PS: this can only work if the system guarantees that people who participate in answering a question are forever associated to the answer. The thing would fail instantly if a prof could delete any post responding to his questions, and so delete the winning answer to publish it for himself...

Wednesday, July 30, 2008

Is Google Making Us Stupid? Are you kidding me??

I read an article today by Nicholas Carr called "Is Google Making Us Stupid?"

The gist of it is that we're transitioning from a thoughtful, deep-thinking society (i.e. one that reads books) to one which demands instant gratification and mere soundbites of surface-level knowledge gleaned from skimming our favorite websites as fast as possible. We're somehow losing an important ability to concentrate on and/or appreciate good writing.

My own view is that the internet lets you learn as quickly as you're able; to focus on the things that matter to you and skip the noise. But I'll come back to my own thoughts in a minute.

The article generated some activity on the website for Edge magazine, where extremely smart people discuss thorny issues. I was very happy to see my new hero Clay Shirky there, tearing into Carr's article.

Shirky makes a wonderful point: "The threat isn’t that people will stop reading War and Peace.
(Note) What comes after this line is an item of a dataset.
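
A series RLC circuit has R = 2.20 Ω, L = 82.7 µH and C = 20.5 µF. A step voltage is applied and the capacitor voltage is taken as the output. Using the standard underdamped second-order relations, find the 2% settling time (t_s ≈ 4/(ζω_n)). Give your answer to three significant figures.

For a series RLC circuit (capacitor voltage as output), ω_n = 1/√(LC) = 1/√(82.7 µH · 20.5 µF) = 24300 rad/s.
ζ = (R/2)·√(C/L) = (2.20/2)·√(20.5 µF/82.7 µH) = 0.548.
t_s ≈ 4/(ζω_n) = 0.000301 s.

t_s ≈ 0.000301 s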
That day is long since past. The threat is that people will stop genuflecting to *the idea* of reading War and Peace."

George Dyson adds, "We will certainly lose some treasured ways of thinking but the next generation will replace them with something new...Perhaps books will end up back where they started, locked away in monasteries (or the depths of Google) and read by a select few."

My own take is this: I have learned an awful lot, very quickly, from the internet. In the last year alone, I stumbled onto and become very interested in (and enlightened by) the world of Complex Adaptive Systems and some of the thinking adjacent to it (such as Edge.com and TED.com). Without the internet, I'd never have heard about any of this because I wasn't lucky enough to get into it at University. Without the internet, even if I *were* aware of the field, I wouldn't have any way to dig into it because I have a full-time job and a family, which together don't leave me with endless days to spend in the library, hunting for relevant texts and then reading them in one sitting.

The problem is not that the internet makes information available to us too conveniently - that's a feature, not a bug! The problem is that we're missing good tools to organize, retain, and leverage the flood of useful info. More and better information is available to each of us than ever before. It's no surprise that we each eventually hit a limit of what our brains can handle - the need to enlist tools to ride the storm isn't something to be ashamed of, it's something to welcome.

To come full circle, I suppose my bottom line question is this: If Carr thinks that our use of the internet is making us stupid -- why did he put his article there?